Da quando è tornato in lavorazione, dopo essere stato cancellato molti anni fa, Six Days in Fallujah ha subito fatto parlare di sé. Lo sparatutto tattico, infatti, tratterà un evento storico realmente accaduto e si sono da subito generate polemiche in merito a se e come avrebbe rappresentato quanto accaduto durante la battaglia nella città dell'Iraq. Oltretutto, molti hanno destato perplessità sulla possibilità che il gioco fosse finanziato dal Governo USA e realizzato a fini propagandistici, per incoraggiare il reclutamento di nuovi soldati.
Nelle FAQ del sito ufficiale, come vi avevamo riferito, gli sviluppatori avevano spiegato che il gioco non è finanziato dalle autorità statunitensi – e ai microfoni dei colleghi del sito Polygon sono tornati sull'argomento. A parlarne è stato Peter Tamte, a capo del publisher Victura, che ha sottolineato come, nonostante il contesto storico scelto, il gioco non rappresenterà crimini di guerra né l'uso di bombe al fosforo.
Secondo Tamte, infatti, nonostante il gioco scelga di concentrarsi su un evento storico infaustamente noto, il focus non sarà fare un commento politico, ma semplicemente rappresentare come si sia svolta la battaglia dal punto di vista tattico.
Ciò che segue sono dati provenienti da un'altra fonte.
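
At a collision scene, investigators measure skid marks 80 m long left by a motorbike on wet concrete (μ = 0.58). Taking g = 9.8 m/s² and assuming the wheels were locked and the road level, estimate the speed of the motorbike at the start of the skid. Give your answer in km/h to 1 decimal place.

Initial speed ≈ 108.6 km/h

Deceleration a = μg = 0.58 × 9.8 = 5.684 m/s².
v = √(2a·d) = √(2 × 5.684 × 80) = √909.440 = 30.1569 m/s.
= 30.1569 × 3.6 = 108.565 km/h.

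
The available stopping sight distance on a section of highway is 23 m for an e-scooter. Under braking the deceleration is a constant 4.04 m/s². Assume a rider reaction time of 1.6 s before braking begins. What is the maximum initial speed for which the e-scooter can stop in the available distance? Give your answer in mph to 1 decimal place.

Maximum speed ≈ 19.3 mph

Stopping distance: v·t_r + v²/(2a) = 23 with t_r = 1.6 s and a = 4.040 m/s².
So v² + 12.928 v − 185.84 = 0.
Positive root: v = −a·t_r + √((a·t_r)² + 2a·d) = −6.464 + √(41.783 + 185.84) = 8.6232 m/s.
8.6232 m/s ÷ 0.44704 = 19.290 mph.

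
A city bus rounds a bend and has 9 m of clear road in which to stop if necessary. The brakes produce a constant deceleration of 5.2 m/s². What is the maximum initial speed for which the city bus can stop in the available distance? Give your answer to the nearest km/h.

Maximum speed ≈ 35 km/h

v²/(2a) = d ⇒ v = √(2 × 5.200 × 9) = √93.60 = 9.6747 m/s.
9.6747 m/s × 3.6 = 34.829 km/h.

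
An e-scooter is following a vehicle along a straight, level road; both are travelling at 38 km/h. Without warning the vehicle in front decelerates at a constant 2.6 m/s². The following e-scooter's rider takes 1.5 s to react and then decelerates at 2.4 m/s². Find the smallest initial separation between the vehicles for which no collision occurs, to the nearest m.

38 km/h ÷ 3.6 = 10.5556 m/s.
Leader travels v²/(2a_L) = 111.421 / 5.200 = 21.427 m before stopping.
Follower covers v·t_r = 10.5556 × 1.5 = 15.833 m while reacting, then v²/(2a_F) = 111.421 / 4.800 = 23.213 m while braking, for a total of 15.833 + 23.213 = 39.046 m.
Since a_F ≤ a_L and the follower starts braking later, the follower is never slower than the leader, so the closest approach is when both have stopped.
Minimum gap = 39.046 − 21.427 = 17.619 m.

Minimum gap ≈ 18 m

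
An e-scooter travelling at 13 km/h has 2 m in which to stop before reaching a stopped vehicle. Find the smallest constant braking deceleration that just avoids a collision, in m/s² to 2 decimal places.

Required deceleration ≈ 3.26 m/s²

13 km/h ÷ 3.6 = 3.6111 m/s.
v² = 2a·d ⇒ a = v²/(2d) = 3.6111² / (2 × 2.000) = 13.040 / 4.000 = 3.2600 m/s².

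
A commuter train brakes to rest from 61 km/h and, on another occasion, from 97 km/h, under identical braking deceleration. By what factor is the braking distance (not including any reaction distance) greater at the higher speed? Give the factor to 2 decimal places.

Braking distance d = v²/(2a), so with a fixed, d ∝ v².
Factor = (97/61)² = 1.5902² = 2.5287.

Factor ≈ 2.53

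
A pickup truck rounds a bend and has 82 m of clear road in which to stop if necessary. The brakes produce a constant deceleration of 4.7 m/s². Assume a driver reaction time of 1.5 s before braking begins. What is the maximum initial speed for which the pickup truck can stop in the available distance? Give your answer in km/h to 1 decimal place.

Maximum speed ≈ 77.7 km/h

Stopping distance: v·t_r + v²/(2a) = 82 with t_r = 1.5 s and a = 4.700 m/s².
So v² + 14.100 v − 770.80 = 0.
Positive root: v = −a·t_r + √((a·t_r)² + 2a·d) = −7.050 + √(49.703 + 770.80) = 21.5944 m/s.
21.5944 m/s × 3.6 = 77.740 km/h.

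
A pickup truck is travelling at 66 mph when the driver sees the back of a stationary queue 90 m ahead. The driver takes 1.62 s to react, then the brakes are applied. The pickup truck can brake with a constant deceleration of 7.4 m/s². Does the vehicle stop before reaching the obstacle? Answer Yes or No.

66 mph × 0.44704 = 29.5046 m/s.
Reaction distance = 29.5046 × 1.62 = 47.797 m.
Braking distance = v²/(2a) = 870.521 / 14.800 = 58.819 m.
Total stopping distance = 47.797 + 58.819 = 106.616 m, vs 90 m available — it cannot stop in time and overshoots by 106.616 − 90 = 16.616 m.

No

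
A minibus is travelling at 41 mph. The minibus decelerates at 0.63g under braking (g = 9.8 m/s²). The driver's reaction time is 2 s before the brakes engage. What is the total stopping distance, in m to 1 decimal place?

Total stopping distance ≈ 63.9 m

41 mph × 0.44704 = 18.3286 m/s.
a = 0.63 × 9.8 = 6.174 m/s².
Reaction distance = v·t_r = 18.3286 × 2 = 36.657 m.
Braking distance = v²/(2a) = 18.3286² / (2 × 6.174) = 335.938 / 12.348 = 27.206 m.
Total = 36.657 + 27.206 = 63.863 m.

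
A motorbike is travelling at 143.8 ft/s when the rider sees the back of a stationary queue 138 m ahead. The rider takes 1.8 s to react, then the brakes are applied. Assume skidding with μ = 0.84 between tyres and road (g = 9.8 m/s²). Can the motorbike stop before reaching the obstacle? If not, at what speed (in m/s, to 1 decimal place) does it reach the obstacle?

No — it strikes the obstacle at 30.8 m/s

143.8 ft/s × 0.3048 = 43.8302 m/s.
a = μg = 0.84 × 9.8 = 8.232 m/s².
Reaction distance = 43.8302 × 1.8 = 78.894 m.
Braking distance needed to stop: v²/(2a) = 1921.086 / 16.464 = 116.684 m, so total needed = 78.894 + 116.684 = 195.578 m > 138 m — it cannot stop.
Distance remaining when braking begins: 138 − 78.894 = 59.106 m.
v² = v₀² − 2a·d = 1921.086 − 2 × 8.232 × 59.106 = 947.965 m²/s².
v = √947.965 = 30.789 m/s.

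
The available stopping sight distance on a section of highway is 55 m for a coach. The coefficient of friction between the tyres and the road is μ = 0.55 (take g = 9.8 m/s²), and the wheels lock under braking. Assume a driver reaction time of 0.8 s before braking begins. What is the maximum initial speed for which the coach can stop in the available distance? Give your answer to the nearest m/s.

Maximum speed ≈ 20 m/s

a = μg = 0.55 × 9.8 = 5.390 m/s².
Stopping distance: v·t_r + v²/(2a) = 55 with t_r = 0.8 s and a = 5.390 m/s².
So v² + 8.624 v − 592.90 = 0.
Positive root: v = −a·t_r + √((a·t_r)² + 2a·d) = −4.312 + √(18.593 + 592.90) = 20.4164 m/s.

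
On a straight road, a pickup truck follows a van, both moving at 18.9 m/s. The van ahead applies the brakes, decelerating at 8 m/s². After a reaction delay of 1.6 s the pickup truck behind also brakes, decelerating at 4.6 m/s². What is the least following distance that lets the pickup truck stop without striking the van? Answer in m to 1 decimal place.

Leader travels v²/(2a_L) = 357.210 / 16.000 = 22.326 m before stopping.
Follower covers v·t_r = 18.9000 × 1.6 = 30.240 m while reacting, then v²/(2a_F) = 357.210 / 9.200 = 38.827 m while braking, for a total of 30.240 + 38.827 = 69.067 m.
Since a_F ≤ a_L and the follower starts braking later, the follower is never slower than the leader, so the closest approach is when both have stopped.
Minimum gap = 69.067 − 22.326 = 46.741 m.

Minimum gap ≈ 46.7 m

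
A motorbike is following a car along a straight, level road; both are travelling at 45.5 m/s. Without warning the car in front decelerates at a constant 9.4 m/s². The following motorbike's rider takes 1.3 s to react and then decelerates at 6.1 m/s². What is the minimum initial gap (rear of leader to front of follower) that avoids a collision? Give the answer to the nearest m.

Leader travels v²/(2a_L) = 2070.250 / 18.800 = 110.120 m before stopping.
Follower covers v·t_r = 45.5000 × 1.3 = 59.150 m while reacting, then v²/(2a_F) = 2070.250 / 12.200 = 169.693 m while braking, for a total of 59.150 + 169.693 = 228.843 m.
Since a_F ≤ a_L and the follower starts braking later, the follower is never slower than the leader, so the closest approach is when both have stopped.
Minimum gap = 228.843 − 110.120 = 118.723 m.

Minimum gap ≈ 119 m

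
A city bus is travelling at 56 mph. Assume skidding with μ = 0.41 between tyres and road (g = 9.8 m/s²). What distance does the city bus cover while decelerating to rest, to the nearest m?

Braking distance ≈ 78 m

56 mph × 0.44704 = 25.0342 m/s.
a = μg = 0.41 × 9.8 = 4.018 m/s².
Braking distance = v²/(2a) = 25.0342² / (2 × 4.018) = 626.711 / 8.036 = 77.988 m.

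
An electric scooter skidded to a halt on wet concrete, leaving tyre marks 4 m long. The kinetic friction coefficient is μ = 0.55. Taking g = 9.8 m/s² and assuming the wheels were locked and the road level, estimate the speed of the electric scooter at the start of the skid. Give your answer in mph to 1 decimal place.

Initial speed ≈ 14.7 mph

Deceleration a = μg = 0.55 × 9.8 = 5.390 m/s².
v = √(2a·d) = √(2 × 5.390 × 4) = √43.120 = 6.5666 m/s.
= 6.5666 ÷ 0.44704 = 14.689 mph.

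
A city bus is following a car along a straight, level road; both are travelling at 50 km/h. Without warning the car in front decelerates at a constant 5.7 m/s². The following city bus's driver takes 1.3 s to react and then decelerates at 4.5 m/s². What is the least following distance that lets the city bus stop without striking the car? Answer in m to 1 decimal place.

Minimum gap ≈ 22.6 m

50 km/h ÷ 3.6 = 13.8889 m/s.
Leader travels v²/(2a_L) = 192.902 / 11.400 = 16.921 m before stopping.
Follower covers v·t_r = 13.8889 × 1.3 = 18.056 m while reacting, then v²/(2a_F) = 192.902 / 9.000 = 21.434 m while braking, for a total of 18.056 + 21.434 = 39.490 m.
Since a_F ≤ a_L and the follower starts braking later, the follower is never slower than the leader, so the closest approach is when both have stopped.
Minimum gap = 39.490 − 16.921 = 22.569 m.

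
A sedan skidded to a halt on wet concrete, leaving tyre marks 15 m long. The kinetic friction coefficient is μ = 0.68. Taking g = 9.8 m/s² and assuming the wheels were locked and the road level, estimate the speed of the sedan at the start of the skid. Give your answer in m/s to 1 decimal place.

Deceleration a = μg = 0.68 × 9.8 = 6.664 m/s².
v = √(2a·d) = √(2 × 6.664 × 15) = √199.920 = 14.1393 m/s.

Initial speed ≈ 14.1 m/s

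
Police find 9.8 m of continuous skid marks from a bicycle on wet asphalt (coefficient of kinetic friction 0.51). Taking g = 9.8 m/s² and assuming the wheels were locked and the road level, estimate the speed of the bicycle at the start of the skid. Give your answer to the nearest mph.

Deceleration a = μg = 0.51 × 9.8 = 4.998 m/s².
v = √(2a·d) = √(2 × 4.998 × 9.8) = √97.961 = 9.8975 m/s.
= 9.8975 ÷ 0.44704 = 22.140 mph.

Initial speed ≈ 22 mph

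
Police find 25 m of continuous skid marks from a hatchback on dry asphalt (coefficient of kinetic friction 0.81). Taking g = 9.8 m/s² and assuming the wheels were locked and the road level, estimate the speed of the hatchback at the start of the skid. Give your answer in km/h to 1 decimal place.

Deceleration a = μg = 0.81 × 9.8 = 7.938 m/s².
v = √(2a·d) = √(2 × 7.938 × 25) = √396.900 = 19.9223 m/s.
= 19.9223 × 3.6 = 71.720 km/h.

Initial speed ≈ 71.7 km/h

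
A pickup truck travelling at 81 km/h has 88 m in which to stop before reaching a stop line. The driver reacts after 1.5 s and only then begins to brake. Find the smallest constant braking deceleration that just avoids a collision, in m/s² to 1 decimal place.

Required deceleration ≈ 4.7 m/s²

81 km/h ÷ 3.6 = 22.5000 m/s.
Distance covered during reaction = 22.5000 × 1.5 = 33.750 m.
Distance available for braking: 88 − 33.750 = 54.250 m.
v² = 2a·d ⇒ a = v²/(2d) = 22.5000² / (2 × 54.250) = 506.250 / 108.500 = 4.6659 m/s².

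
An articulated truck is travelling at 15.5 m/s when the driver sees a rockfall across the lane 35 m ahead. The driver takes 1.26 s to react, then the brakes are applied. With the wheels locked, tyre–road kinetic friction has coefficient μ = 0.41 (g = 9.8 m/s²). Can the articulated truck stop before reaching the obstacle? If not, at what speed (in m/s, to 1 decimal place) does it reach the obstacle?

No — it strikes the obstacle at 10.8 m/s

a = μg = 0.41 × 9.8 = 4.018 m/s².
Reaction distance = 15.5000 × 1.26 = 19.530 m.
Braking distance needed to stop: v²/(2a) = 240.250 / 8.036 = 29.897 m, so total needed = 19.530 + 29.897 = 49.427 m > 35 m — it cannot stop.
Distance remaining when braking begins: 35 − 19.530 = 15.470 m.
v² = v₀² − 2a·d = 240.250 − 2 × 4.018 × 15.470 = 115.933 m²/s².
v = √115.933 = 10.767 m/s.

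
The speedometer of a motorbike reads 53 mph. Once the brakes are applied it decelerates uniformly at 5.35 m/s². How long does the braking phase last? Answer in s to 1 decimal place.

Braking time ≈ 4.4 s

53 mph × 0.44704 = 23.6931 m/s.
Braking time = v/a = 23.6931 / 5.350 = 4.429 s.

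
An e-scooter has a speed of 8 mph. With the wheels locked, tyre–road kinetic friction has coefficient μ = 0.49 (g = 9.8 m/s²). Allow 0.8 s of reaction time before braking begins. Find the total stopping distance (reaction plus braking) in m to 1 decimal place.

8 mph × 0.44704 = 3.5763 m/s.
a = μg = 0.49 × 9.8 = 4.802 m/s².
Reaction distance = v·t_r = 3.5763 × 0.8 = 2.861 m.
Braking distance = v²/(2a) = 3.5763² / (2 × 4.802) = 12.790 / 9.604 = 1.332 m.
Total = 2.861 + 1.332 = 4.193 m.

Total stopping distance ≈ 4.2 m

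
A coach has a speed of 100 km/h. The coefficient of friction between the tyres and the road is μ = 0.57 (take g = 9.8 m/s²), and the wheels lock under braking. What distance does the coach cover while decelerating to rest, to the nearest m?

Braking distance ≈ 69 m

100 km/h ÷ 3.6 = 27.7778 m/s.
a = μg = 0.57 × 9.8 = 5.586 m/s².
Braking distance = v²/(2a) = 27.7778² / (2 × 5.586) = 771.606 / 11.172 = 69.066 m.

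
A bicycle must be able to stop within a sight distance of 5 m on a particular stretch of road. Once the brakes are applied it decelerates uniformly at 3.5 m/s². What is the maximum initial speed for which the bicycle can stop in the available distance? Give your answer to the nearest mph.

Maximum speed ≈ 13 mph

v²/(2a) = d ⇒ v = √(2 × 3.500 × 5) = √35.00 = 5.9161 m/s.
5.9161 m/s ÷ 0.44704 = 13.234 mph.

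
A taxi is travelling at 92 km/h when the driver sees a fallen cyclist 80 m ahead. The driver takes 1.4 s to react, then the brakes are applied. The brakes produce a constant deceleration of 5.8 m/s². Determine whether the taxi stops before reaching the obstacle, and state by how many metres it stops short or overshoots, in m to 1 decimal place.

No — it overshoots by 12.1 m

92 km/h ÷ 3.6 = 25.5556 m/s.
Reaction distance = 25.5556 × 1.4 = 35.778 m.
Braking distance = v²/(2a) = 653.089 / 11.600 = 56.301 m.
Total stopping distance = 35.778 + 56.301 = 92.079 m, vs 80 m available — it cannot stop in time and overshoots by 92.079 − 80 = 12.079 m.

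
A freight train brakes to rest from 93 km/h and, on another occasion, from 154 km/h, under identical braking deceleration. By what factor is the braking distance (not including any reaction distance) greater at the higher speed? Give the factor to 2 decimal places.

Braking distance d = v²/(2a), so with a fixed, d ∝ v².
Factor = (154/93)² = 1.6559² = 2.7420.

Factor ≈ 2.74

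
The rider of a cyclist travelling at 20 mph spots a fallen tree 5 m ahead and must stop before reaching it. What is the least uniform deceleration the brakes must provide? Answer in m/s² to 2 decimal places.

20 mph × 0.44704 = 8.9408 m/s.
v² = 2a·d ⇒ a = v²/(2d) = 8.9408² / (2 × 5.000) = 79.938 / 10.000 = 7.9938 m/s².

Required deceleration ≈ 7.99 m/s²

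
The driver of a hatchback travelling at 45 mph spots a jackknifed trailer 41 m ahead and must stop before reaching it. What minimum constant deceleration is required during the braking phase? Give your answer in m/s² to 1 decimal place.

Required deceleration ≈ 4.9 m/s²

45 mph × 0.44704 = 20.1168 m/s.
v² = 2a·d ⇒ a = v²/(2d) = 20.1168² / (2 × 41.000) = 404.686 / 82.000 = 4.9352 m/s².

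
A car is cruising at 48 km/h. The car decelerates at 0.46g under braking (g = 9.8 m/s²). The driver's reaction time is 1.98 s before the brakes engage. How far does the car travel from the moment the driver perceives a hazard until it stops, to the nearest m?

Total stopping distance ≈ 46 m

48 km/h ÷ 3.6 = 13.3333 m/s.
a = 0.46 × 9.8 = 4.508 m/s².
Reaction distance = v·t_r = 13.3333 × 1.98 = 26.400 m.
Braking distance = v²/(2a) = 13.3333² / (2 × 4.508) = 177.777 / 9.016 = 19.718 m.
Total = 26.400 + 19.718 = 46.118 m.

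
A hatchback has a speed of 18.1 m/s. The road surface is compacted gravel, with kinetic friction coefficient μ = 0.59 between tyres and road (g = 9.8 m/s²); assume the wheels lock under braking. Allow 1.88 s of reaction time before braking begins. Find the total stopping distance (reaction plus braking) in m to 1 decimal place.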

Una decisione che, l'autore ne è consapevole, potrebbe trovare discordi molte persone. Nelle parole di Tamte:
Per noi, come team, si tratta di aiutare i giocatori a capire la complessità del combattimento urbano. Si tratta delle esperienze di quegli individui che si trovano lì per via delle decisioni politiche: vogliamo mostrare come le scelte compiute dalla politica abbiano un effetto su quello che un Marine deve fare sul campo di battaglia. Ma così come un Marine non può obiettare in merito alle decisioni dei politici, noi non vogliamo provare a dare un commento politico sul fatto che la guerra in sé sia stata o non sia stata una buona o una cattiva idea.
Uno dei grandi interrogativi dei giorni scorsi, che si chiedeva se il gioco avesse scelto questo contesto per dare rappresentazione di quanto accaduto attraverso un medium potente come il videogame, trova così la sua risposta, dal momento che Tamte precisa che non vedremo alcuni dei dettagli che hanno reso orribilmente celebre la presa di Fallujah – costata la vita a cento soldati americani, nella sua seconda battaglia e, secondo i dati della Croce Rossa Internazionale, ad almeno ottocento civili iracheni.
Ma non sarà questo il focus del gioco, che non citerà l'uso delle bombe al fosforo che i soldati statunitensi dichiararono di aver utilizzato per stanare gli insorti dai loro nascondigli – il che non è però consentito dalle regolamentazioni ed è, di fatto, un crimine di guerra. Un argomento sul quale Six Days in Fallujah non avrà niente da dire:
Ho due preoccupazioni riguardo l'uso del fosforo come arma. La prima è che non è parte delle storie che i nostri testimoni ci hanno raccontato, quindi non ho dei fatti concreti e autentici su cui basarne la rappresentazione, ed è una cosa importante. La seconda è che non voglio quel tipo di cose sensazionali che possano distrarre da parte dell'esperienza.
Sarà lo stesso, sottolinea Polygon, per la rappresentazione dei proiettili all'uranio. Pur mancando queste rappresentazioni, Tamte non ha però dubbi:
Non penso che i giocatori rimarranno confusi su quelli che sono i costi della guerra. Non penso che nessuno uscirà dal gioco dicendosi 'abbiamo bisogno di più guerre'. Non è una cosa che i Marine e i soldati vorrebbero come messaggio, e che nemmeno i civili iracheni vorrebbero come messaggio. Penso che le persone debbano capire il costo umano della guerra.
Il gioco, vi ricordiamo, non permetterà di vestire mai i panni di insorti iracheni, ma vi farà giocare come soldati americani (o loro alleati) e come civili iracheni, trovatisi nella tenaglia del combattimento.
Six Days in Fallujah arriverà entro la fine del 2021 su PC e console.